Dänemark – Verwaltung per Klick statt mit Kuvert
Der Staat Dänemark hat seine Verwaltung so weit digitalisiert, dass er die Briefzustellung zum Ende des Jahres einstellt.
Bereits seit 2024 gibt es in Dänemark keine herkömmlichen Briefmarken mehr. Zum Ende dieses Jahres werden nun öffentliche Briefkästen abgebaut und die staatliche Briefzustellung eingestellt. Dann übernehmen kleinere Unternehmen den verbleibenden Briefverkehr, der nach Angaben der staatlichen „Postnord“ seit der Jahrtausendwende um über 90 % zurückgegangen ist. Die Gründe dafür liegen auf der Hand: Behördenpost wird in Dänemark nur noch über das digitale Postfach ‚‚E-Boks‘‘ übermittelt. Und auch darüber hinaus bestimmt digitale Kommunikation den Alltag.

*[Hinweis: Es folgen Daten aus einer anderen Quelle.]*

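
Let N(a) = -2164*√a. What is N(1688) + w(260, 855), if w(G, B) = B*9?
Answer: 7695 - 4328*√422 ≈ -81214.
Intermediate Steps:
w(G, B) = 9*B
N(1688) + w(260, 855) = -4328*√422 + 9*855 = -4328*√422 + 7695 = 7695 - 4328*√422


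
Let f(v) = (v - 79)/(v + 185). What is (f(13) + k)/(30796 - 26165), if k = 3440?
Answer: 10319/13893 ≈ 0.74275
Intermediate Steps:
f(v) = (-79 + v)/(185 + v)
(f(13) + k)/(30796 - 26165) = ((-79 + 13)/(185 + 13) + 3440)/(30796 - 26165) = (-66/198 + 3440)/4631 = ((1/198)*(-66) + 3440)*(1/4631) = (-⅓ + 3440)*(1/4631) = (10319/3)*(1/4631) = 10319/13893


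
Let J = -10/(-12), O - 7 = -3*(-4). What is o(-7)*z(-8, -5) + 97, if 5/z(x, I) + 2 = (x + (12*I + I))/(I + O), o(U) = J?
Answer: 29216/303 ≈ 96.422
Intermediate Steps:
O = 19 (O = 7 - 3*(-4) = 7 + 12 = 19)
J = ⅚ (J = -10*(-1/12) = ⅚ ≈ 0.83333)
o(U) = ⅚
z(x, I) = 5/(-2 + (x + 13*I)/(19 + I)) (z(x, I) = 5/(-2 + (x + (12*I + I))/(I + 19)) = 5/(-2 + (x + 13*I)/(19 + I)))
o(-7)*z(-8, -5) + 97 = 5*(5*(19 - 5)/(-38 - 8 + 11*(-5)))/6 + 97 = 5*(5*14/(-38 - 8 - 55))/6 + 97 = 5*(5*14/(-101))/6 + 97 = 5*(5*(-1/101)*14)/6 + 97 = (⅚)*(-70/101) + 97 = -175/303 + 97 = 29216/303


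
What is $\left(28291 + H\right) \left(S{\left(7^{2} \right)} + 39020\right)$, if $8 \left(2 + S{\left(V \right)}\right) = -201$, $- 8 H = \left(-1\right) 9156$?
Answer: $\frac{18364396353}{16} \approx 1.1478 \cdot 10^{9}$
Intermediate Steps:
$H = \frac{2289}{2}$ ($H = - \frac{\left(-1\right) 9156}{8} = \left(- \frac{1}{8}\right) \left(-9156\right) = \frac{2289}{2} \approx 1144.5$)
$S{\left(V \right)} = - \frac{217}{8}$ ($S{\left(V \right)} = -2 + \frac{1}{8} \left(-201\right) = -2 - \frac{201}{8} = - \frac{217}{8}$)
$\left(28291 + H\right) \left(S{\left(7^{2} \right)} + 39020\right) = \left(28291 + \frac{2289}{2}\right) \left(- \frac{217}{8} + 39020\right) = \frac{58871}{2} \cdot \frac{311943}{8} = \frac{18364396353}{16}$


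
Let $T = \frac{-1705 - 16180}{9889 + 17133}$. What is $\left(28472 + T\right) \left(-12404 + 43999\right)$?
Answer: $\frac{24307692205905}{27022} \approx 8.9955 \cdot 10^{8}$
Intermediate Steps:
$T = - \frac{17885}{27022} \approx -0.66187$
$\left(28472 + T\right) \left(-12404 + 43999\right) = \left(28472 - \frac{17885}{27022}\right) \left(-12404 + 43999\right) = \frac{769352499}{27022} \cdot 31595 = \frac{24307692205905}{27022}$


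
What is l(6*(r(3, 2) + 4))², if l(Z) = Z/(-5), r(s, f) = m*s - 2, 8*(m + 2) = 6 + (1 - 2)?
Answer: 2601/400 ≈ 6.5025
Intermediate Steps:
m = -11/8 (m = -2 + (6 + (1 - 2))/8 = -2 + (6 - 1)/8 = -2 + (⅛)*5 = -2 + 5/8 = -11/8 ≈ -1.3750)
r(s, f) = -2 - 11*s/8 (r(s, f) = -11*s/8 - 2 = -2 - 11*s/8)
l(Z) = -Z/5 (l(Z) = Z*(-⅕) = -Z/5)
l(6*(r(3, 2) + 4))² = (-6*((-2 - 11/8*3) + 4)/5)² = (-6*((-2 - 33/8) + 4)/5)² = (-6*(-49/8 + 4)/5)² = (-6*(-17)/(5*8))² = (-⅕*(-51/4))² = (51/20)² = 2601/400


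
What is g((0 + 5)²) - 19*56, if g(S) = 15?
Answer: -1049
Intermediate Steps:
g((0 + 5)²) - 19*56 = 15 - 19*56 = 15 - 1064 = -1049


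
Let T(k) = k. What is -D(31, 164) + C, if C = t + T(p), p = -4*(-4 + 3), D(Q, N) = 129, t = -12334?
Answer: -12459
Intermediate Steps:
p = 4 (p = -4*(-1) = 4)
C = -12330 (C = -12334 + 4 = -12330)
-D(31, 164) + C = -1*129 - 12330 = -129 - 12330 = -12459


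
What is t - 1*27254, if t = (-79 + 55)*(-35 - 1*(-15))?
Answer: -26774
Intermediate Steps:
t = 480 (t = -24*(-35 + 15) = -24*(-20) = 480)
t - 1*27254 = 480 - 1*27254 = 480 - 27254 = -26774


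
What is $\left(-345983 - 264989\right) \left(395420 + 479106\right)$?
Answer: $-534310899272$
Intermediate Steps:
$\left(-345983 - 264989\right) \left(395420 + 479106\right) = \left(-610972\right) 874526 = -534310899272$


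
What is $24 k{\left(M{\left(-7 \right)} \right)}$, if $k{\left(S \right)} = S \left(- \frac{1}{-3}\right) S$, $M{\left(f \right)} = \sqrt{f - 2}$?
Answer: $-72$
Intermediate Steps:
$M{\left(f \right)} = \sqrt{-2 + f}$
$k{\left(S \right)} = \frac{S^{2}}{3}$ ($k{\left(S \right)} = S \left(\left(-1\right) \left(- \frac{1}{3}\right)\right) S = S \frac{1}{3} S = \frac{S}{3} S = \frac{S^{2}}{3}$)
$24 k{\left(M{\left(-7 \right)} \right)} = 24 \frac{\left(\sqrt{-2 - 7}\right)^{2}}{3} = 24 \frac{\left(\sqrt{-9}\right)^{2}}{3} = 24 \frac{\left(3 i\right)^{2}}{3} = 24 \cdot \frac{1}{3} \left(-9\right) = 24 \left(-3\right) = -72$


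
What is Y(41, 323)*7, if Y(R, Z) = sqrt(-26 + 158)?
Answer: 14*sqrt(33) ≈ 80.424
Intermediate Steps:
Y(R, Z) = 2*sqrt(33) (Y(R, Z) = sqrt(132) = 2*sqrt(33))
Y(41, 323)*7 = (2*sqrt(33))*7 = 14*sqrt(33)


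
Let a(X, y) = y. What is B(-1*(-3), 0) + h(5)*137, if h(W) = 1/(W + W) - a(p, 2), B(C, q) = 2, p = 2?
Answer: -2583/10 ≈ -258.30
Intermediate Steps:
h(W) = -2 + 1/(2*W) (h(W) = 1/(W + W) - 1*2 = 1/(2*W) - 2 = -2 + 1/(2*W))
B(-1*(-3), 0) + h(5)*137 = 2 + (-2 + (½)/5)*137 = 2 + (-2 + (½)*(⅕))*137 = 2 + (-2 + ⅒)*137 = 2 - 19/10*137 = 2 - 2603/10 = -2583/10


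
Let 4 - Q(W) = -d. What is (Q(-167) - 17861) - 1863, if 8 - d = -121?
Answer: -19591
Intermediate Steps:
d = 129 (d = 8 - 1*(-121) = 8 + 121 = 129)
Q(W) = 133 (Q(W) = 4 - (-1)*129 = 4 - 1*(-129) = 4 + 129 = 133)
(Q(-167) - 17861) - 1863 = (133 - 17861) - 1863 = -17728 - 1863 = -19591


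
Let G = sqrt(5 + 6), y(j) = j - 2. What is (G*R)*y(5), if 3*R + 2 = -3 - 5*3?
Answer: -20*sqrt(11) ≈ -66.333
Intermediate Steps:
y(j) = -2 + j
R = -20/3 (R = -2/3 + (-3 - 5*3)/3 = -2/3 + (-3 - 15)/3 = -2/3 + (1/3)*(-18) = -2/3 - 6 = -20/3 ≈ -6.6667)
G = sqrt(11) ≈ 3.3166
(G*R)*y(5) = (sqrt(11)*(-20/3))*(-2 + 5) = -20*sqrt(11)/3*3 = -20*sqrt(11)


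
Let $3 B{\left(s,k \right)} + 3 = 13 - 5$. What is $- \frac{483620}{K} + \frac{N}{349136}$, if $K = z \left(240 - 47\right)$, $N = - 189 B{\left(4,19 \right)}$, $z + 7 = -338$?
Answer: $\frac{33765635609}{4649444112} \approx 7.2623$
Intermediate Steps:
$z = -345$ ($z = -7 - 338 = -345$)
$B{\left(s,k \right)} = \frac{5}{3}$ ($B{\left(s,k \right)} = -1 + \frac{13 - 5}{3} = -1 + \frac{1}{3} \cdot 8 = -1 + \frac{8}{3} = \frac{5}{3}$)
$N = -315$ ($N = \left(-189\right) \frac{5}{3} = -315$)
$K = -66585$ ($K = - 345 \left(240 - 47\right) = \left(-345\right) 193 = -66585$)
$- \frac{483620}{K} + \frac{N}{349136} = - \frac{483620}{-66585} - \frac{315}{349136} = \left(-483620\right) \left(- \frac{1}{66585}\right) - \frac{315}{349136} = \frac{96724}{13317} - \frac{315}{349136} = \frac{33765635609}{4649444112}$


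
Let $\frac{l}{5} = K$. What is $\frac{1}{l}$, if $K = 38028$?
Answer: $\frac{1}{190140} \approx 5.2593 \cdot 10^{-6}$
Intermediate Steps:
$l = 190140$ ($l = 5 \cdot 38028 = 190140$)
$\frac{1}{l} = \frac{1}{190140}$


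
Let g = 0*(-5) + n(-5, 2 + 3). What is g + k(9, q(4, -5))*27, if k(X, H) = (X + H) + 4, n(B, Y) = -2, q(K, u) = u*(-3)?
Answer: 754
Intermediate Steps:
q(K, u) = -3*u
g = -2 (g = 0*(-5) - 2 = 0 - 2 = -2)
k(X, H) = 4 + H + X (k(X, H) = (H + X) + 4 = 4 + H + X)
g + k(9, q(4, -5))*27 = -2 + (4 - 3*(-5) + 9)*27 = -2 + (4 + 15 + 9)*27 = -2 + 28*27 = -2 + 756 = 754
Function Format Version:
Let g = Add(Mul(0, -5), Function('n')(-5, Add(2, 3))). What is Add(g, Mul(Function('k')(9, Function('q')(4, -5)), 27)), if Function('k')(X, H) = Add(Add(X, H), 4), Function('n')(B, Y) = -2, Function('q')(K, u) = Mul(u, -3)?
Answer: 754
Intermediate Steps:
Function('q')(K, u) = Mul(-3, u)
g = -2 (g = Add(Mul(0, -5), -2) = Add(0, -2) = -2)
Function('k')(X, H) = Add(4, H, X) (Function('k')(X, H) = Add(Add(H, X), 4) = Add(4, H, X))
Add(g, Mul(Function('k')(9, Function('q')(4, -5)), 27)) = Add(-2, Mul(Add(4, Mul(-3, -5), 9), 27)) = Add(-2, Mul(Add(4, 15, 9), 27)) = Add(-2, Mul(28, 27)) = Add(-2, 756) = 754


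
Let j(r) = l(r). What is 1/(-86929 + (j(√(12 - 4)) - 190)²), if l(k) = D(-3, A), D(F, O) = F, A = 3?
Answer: -1/49680 ≈ -2.0129e-5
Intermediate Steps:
l(k) = -3
j(r) = -3
1/(-86929 + (j(√(12 - 4)) - 190)²) = 1/(-86929 + (-3 - 190)²) = 1/(-86929 + (-193)²) = 1/(-86929 + 37249) = 1/(-49680) = -1/49680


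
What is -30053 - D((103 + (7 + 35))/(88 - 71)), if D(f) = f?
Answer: -511046/17 ≈ -30062.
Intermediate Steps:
-30053 - D((103 + (7 + 35))/(88 - 71)) = -30053 - (103 + (7 + 35))/(88 - 71) = -30053 - (103 + 42)/17 = -30053 - 145/17 = -511046/17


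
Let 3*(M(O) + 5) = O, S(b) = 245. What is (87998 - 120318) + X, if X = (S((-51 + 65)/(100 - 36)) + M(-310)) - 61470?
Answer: -280960/3 ≈ -93653.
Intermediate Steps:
M(O) = -5 + O/3
X = -184000/3 (X = (245 + (-5 + (1/3)*(-310))) - 61470 = (245 + (-5 - 310/3)) - 61470 = (245 - 325/3) - 61470 = 410/3 - 61470 = -184000/3 ≈ -61333.)
(87998 - 120318) + X = (87998 - 120318) - 184000/3 = -32320 - 184000/3 = -280960/3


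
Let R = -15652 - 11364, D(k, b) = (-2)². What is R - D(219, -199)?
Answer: -27020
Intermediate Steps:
D(k, b) = 4
R = -27016
R - D(219, -199) = -27016 - 1*4 = -27016 - 4 = -27020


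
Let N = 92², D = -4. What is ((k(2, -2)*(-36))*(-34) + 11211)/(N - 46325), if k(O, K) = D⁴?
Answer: -324555/37861 ≈ -8.5723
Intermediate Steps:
k(O, K) = 256 (k(O, K) = (-4)⁴ = 256)
N = 8464
((k(2, -2)*(-36))*(-34) + 11211)/(N - 46325) = ((256*(-36))*(-34) + 11211)/(8464 - 46325) = (-9216*(-34) + 11211)/(-37861) = (313344 + 11211)*(-1/37861) = 324555*(-1/37861) = -324555/37861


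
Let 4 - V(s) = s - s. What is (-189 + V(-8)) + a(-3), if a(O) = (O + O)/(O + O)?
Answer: -184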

Basis dafür ist auch in Dänemark ein elektronisches Identitätssystem, das vom Großteil der Dänen genutzt wird. Die sogenannte „MitID“ ermöglicht das Ausweisen im digitalen Raum, um Verwaltungsdienste zu nutzen, Bankgeschäfte zu erledigen, den Arzt zu kontaktieren oder die Kinder von der Schule abzumelden. Jede MitID ist verknüpft mit einer zehnstelligen Personenkennziffer, die in Dänemarks Personenregister (CPR) gespeichert ist. Das 1968 eingeführte „Centrale Personregister“ ist eine zentrale Datenbank aller in Dänemark lebenden Menschen. Sie ist das Fundament von Dänemarks digitaler Verwaltung.
Wie in Estland, setzte auch in Dänemark eine Notlage die Verwaltungsdigitalisierung in Gang. Nach der weltweiten Finanzkrise von 2007/2008 digitalisierte Dänemark in den Folgejahren seine Verwaltung schrittweise, um Kosten zu senken.
Zugegeben, mit einer Bevölkerung von derzeit 1,3 Millionen in Estland, 5,6 Millionen in Finnland und knapp 6 Millionen in Dänemark zu 84,2 Millionen in Deutschland ist der Vergleich nicht ganz fair.
Dennoch können wir daraus einige Impulse ableiten.
Take-Aways
Digitale Identität bildet die Basis
Eine starke digitale beziehungsweise elektronische Identität ist der Grundstein für einen modernen Staat mit digitaler Verwaltung.
Digitalisierung zahlt sich aus
Die Digitalisierung öffentlicher Verwaltungsdienste zahlt sich aus – auch mit einer hohen Lebenszufriedenheit.
Digitalisierung gelingt auch mit Datenschutz
Alle EU-Mitgliedsstaaten sind an denselben datenschutzrechtlichen Rahmen gebunden. Vorreiter wie Estland, Finnland und Dänemark zeigen, dass der hierzulande häufig gefürchtete Datenschutz kein Hindernis für die Verwaltungsdigitalisierung sein muss.
Krisen sind Innovationstreiber
Der Digitalisierungsweg einiger Vorreiterstaaten zeigt: Oftmals entwickeln sich in der Not gefundene Lösungen („digital by emergency“) zum neuen Standard („digital by default“). Zugleich sollten wir uns nicht auf dieser Erkenntnis ausruhen.
Digitale Transformation geschieht nicht von heute auf morgen
EU-Länder, die bei der Digitalisierung von Staat und Verwaltung führend sind, haben das gesellschaftliche Vertrauen in digitale Dienste über Jahrzehnte aufgebaut.